How Tom and Violet emotionally find their way back to each other is at the heart of The Five-Year Engagement, and there's certainly no surprise at how things turn out.
What makes the film work is the chemistry between Segel and Blunt. Segel may not be ripped like Channing Tatum but he is completely relatable, and Blunt possesses a sense of vulnerability that eludes many of her female romantic-comedy contemporaries. (Paging Katherine Heigl.)
Chris Pratt ( Parks and Recreation), as Tom's goofy best friend, does a good job as a junior Paul Rudd. But Oscar-nominated Australian actress Jacki Weaver doesn't get much to do as Violet's mom.

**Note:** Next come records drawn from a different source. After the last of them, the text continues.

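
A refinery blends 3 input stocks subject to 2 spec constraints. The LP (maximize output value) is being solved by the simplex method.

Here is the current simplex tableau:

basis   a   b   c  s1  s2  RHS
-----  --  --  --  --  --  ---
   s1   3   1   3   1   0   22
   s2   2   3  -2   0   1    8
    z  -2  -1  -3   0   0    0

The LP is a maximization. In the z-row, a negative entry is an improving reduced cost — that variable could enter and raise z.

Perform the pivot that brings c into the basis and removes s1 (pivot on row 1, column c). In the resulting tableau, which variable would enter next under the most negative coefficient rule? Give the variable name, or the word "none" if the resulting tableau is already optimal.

none

Pivot element 3. New z-row = old z-row − (-3)·(row 1/3).
Updated z-row coefficients: a: 1, b: 0, c: 0, s1: 1, s2: 0.
No coefficient is strictly negative; the tableau after this pivot is optimal.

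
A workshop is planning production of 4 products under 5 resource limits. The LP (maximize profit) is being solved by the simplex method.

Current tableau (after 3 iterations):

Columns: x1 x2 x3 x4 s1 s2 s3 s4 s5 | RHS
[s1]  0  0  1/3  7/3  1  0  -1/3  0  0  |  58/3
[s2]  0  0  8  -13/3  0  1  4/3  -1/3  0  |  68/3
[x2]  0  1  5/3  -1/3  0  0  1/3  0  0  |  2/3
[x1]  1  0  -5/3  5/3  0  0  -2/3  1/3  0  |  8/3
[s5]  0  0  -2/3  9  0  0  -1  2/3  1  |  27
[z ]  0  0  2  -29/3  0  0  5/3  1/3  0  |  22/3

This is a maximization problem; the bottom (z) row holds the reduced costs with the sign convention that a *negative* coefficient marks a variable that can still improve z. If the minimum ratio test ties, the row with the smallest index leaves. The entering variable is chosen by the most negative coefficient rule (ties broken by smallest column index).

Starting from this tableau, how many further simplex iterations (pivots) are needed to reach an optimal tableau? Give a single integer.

pivot: x4 in, x1 out → z = 114/5
pivot: x3 in, x2 out → z = 297/10
pivot: s3 in, s5 out → z = 101/3
No improving column remains; optimal.

3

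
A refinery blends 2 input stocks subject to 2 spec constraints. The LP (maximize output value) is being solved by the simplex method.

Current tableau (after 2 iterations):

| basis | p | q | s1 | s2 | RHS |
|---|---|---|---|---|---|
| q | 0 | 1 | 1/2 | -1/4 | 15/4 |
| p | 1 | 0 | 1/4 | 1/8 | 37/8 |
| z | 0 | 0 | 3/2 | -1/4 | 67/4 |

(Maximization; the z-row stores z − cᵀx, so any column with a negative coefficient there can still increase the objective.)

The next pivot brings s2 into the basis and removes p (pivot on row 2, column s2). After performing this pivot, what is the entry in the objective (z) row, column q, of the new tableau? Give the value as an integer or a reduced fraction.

Pivot element is row 2, column s2: 1/8.
Normalize row 2: new (row 2, q) = 0/(1/8) = 0.
z-row ← z-row − (-1/4)·(new row 2): 0 − (-1/4)·0 = 0.

0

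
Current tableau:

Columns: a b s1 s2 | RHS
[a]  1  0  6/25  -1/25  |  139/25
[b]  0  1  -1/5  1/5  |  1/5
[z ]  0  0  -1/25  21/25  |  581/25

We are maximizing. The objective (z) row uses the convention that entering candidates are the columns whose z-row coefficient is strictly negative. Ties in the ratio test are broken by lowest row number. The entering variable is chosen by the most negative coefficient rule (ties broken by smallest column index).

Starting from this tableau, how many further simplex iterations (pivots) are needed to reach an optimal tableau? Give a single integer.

1

pivot: s1 in, a out → z = 145/6
No improving column remains; optimal.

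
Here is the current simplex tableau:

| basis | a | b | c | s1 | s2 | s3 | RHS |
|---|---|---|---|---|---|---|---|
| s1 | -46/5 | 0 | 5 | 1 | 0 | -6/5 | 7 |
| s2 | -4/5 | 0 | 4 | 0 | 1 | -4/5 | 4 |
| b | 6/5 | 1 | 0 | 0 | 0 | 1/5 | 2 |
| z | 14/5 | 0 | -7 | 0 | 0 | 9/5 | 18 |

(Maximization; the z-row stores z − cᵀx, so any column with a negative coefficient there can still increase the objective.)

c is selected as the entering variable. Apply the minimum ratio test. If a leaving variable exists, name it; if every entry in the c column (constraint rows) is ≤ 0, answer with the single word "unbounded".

s2

Ratios: row 1 (s1): 7/5 = 7/5; row 2 (s2): 4/4 = 1; row 3 (b): entry 0 ≤ 0, skip.
Minimum ratio is in the s2 row, so s2 leaves.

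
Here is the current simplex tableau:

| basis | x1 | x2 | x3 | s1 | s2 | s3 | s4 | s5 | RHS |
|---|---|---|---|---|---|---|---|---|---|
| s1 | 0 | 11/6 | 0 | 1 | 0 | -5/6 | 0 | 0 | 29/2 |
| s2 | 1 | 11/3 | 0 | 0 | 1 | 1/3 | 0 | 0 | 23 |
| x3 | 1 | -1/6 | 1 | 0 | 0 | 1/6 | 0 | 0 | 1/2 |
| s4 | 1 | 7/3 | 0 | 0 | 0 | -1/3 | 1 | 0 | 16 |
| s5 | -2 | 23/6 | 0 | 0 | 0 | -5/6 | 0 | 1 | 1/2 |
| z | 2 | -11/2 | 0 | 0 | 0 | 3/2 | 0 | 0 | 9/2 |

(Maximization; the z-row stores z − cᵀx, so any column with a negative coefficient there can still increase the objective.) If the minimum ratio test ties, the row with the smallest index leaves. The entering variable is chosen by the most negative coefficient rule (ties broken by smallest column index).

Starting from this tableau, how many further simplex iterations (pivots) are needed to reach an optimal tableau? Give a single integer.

pivot: x2 in, s5 out → z = 120/23
pivot: x1 in, x3 out → z = 40/7
No improving column remains; optimal.

2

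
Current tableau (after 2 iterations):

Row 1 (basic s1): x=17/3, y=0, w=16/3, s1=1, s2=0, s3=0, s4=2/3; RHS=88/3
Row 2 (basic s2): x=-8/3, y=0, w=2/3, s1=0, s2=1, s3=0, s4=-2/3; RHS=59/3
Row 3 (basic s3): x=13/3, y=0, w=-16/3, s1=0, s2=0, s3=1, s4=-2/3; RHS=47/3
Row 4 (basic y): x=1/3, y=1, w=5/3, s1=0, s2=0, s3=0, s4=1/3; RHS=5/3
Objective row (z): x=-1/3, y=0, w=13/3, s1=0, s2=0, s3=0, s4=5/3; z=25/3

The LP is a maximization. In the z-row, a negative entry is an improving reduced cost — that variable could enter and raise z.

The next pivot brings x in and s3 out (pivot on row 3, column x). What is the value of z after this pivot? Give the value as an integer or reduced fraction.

124/13

Minimum ratio for x: (47/3)/(13/3) = 47/13.
z changes by −(z-row coeff of x)·ratio = −(-1/3)·(47/13) = 47/39.
New z = 25/3 + (47/39) = 124/13.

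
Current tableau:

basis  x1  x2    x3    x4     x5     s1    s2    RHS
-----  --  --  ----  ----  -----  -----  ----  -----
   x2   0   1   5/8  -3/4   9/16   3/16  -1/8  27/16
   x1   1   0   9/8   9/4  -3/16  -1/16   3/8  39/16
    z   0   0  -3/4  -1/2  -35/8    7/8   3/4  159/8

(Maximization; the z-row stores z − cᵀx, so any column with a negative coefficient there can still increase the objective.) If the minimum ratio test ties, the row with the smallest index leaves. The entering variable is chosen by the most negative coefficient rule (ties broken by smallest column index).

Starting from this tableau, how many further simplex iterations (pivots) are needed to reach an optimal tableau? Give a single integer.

2

pivot: x5 in, x2 out → z = 33
pivot: x4 in, x1 out → z = 85/2
No improving column remains; optimal.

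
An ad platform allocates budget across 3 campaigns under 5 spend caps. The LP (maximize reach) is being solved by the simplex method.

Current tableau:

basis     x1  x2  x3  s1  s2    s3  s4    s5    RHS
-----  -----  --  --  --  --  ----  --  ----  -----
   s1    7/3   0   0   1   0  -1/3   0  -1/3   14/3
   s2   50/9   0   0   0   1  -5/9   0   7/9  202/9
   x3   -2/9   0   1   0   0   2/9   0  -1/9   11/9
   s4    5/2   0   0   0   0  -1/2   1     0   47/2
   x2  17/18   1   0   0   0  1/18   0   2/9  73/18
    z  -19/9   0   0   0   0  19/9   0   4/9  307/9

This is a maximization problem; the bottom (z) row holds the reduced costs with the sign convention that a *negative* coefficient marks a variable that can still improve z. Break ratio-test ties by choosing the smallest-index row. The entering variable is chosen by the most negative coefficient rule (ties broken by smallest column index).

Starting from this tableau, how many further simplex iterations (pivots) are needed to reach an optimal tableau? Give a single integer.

pivot: x1 in, s1 out → z = 115/3
No improving column remains; optimal.

1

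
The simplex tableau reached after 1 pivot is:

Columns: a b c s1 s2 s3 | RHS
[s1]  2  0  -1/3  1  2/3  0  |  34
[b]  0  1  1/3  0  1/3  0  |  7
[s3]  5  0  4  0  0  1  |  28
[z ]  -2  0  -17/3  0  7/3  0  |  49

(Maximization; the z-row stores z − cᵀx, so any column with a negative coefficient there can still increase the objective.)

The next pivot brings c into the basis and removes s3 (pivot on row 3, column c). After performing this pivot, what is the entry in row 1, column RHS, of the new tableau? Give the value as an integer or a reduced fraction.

109/3

Pivot element is row 3, column c: 4.
Normalize row 3: new (row 3, RHS) = 28/4 = 7.
row 1 ← row 1 − (-1/3)·(new row 3): 34 − (-1/3)·7 = 109/3.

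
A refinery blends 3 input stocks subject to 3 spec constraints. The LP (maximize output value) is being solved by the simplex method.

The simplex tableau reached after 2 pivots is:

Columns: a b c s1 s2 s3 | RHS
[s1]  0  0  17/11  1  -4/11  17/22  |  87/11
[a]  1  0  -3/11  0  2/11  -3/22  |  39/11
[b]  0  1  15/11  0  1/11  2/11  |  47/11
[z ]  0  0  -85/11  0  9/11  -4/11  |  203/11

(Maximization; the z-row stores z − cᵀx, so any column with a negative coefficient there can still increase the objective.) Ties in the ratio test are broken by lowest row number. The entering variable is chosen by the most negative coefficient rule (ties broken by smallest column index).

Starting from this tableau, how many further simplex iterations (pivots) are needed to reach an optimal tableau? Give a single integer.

pivot: c in, b out → z = 128/3
No improving column remains; optimal.

1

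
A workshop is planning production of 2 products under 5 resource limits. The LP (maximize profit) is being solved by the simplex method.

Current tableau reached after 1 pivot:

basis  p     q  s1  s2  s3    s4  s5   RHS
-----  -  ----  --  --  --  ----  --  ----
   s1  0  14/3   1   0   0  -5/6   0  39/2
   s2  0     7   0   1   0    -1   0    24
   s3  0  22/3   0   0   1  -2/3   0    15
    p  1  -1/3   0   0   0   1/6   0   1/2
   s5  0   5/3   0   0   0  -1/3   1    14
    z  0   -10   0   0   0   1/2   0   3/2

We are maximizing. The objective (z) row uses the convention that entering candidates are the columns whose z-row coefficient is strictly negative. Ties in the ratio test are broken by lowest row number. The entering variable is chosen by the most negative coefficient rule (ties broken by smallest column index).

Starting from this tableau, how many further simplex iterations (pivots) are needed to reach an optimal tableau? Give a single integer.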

At just over two hours, The Five-Year Engagement is too long and only occasionally comes to full comedic boil.
Judd Apatow co-produced, but the film doesn't go for the big, raunchy laughs in the same way that some of his projects -- like Bridesmaids or Superbad -- did. But that's not necessarily a bad thing, as there's a tenderness at the heart of The Five-Year Engagement that's hard to resist.
By the end of it, you just want to see Tom and Violet -- and, by extension, Stoller and Segel -- make their relationship work.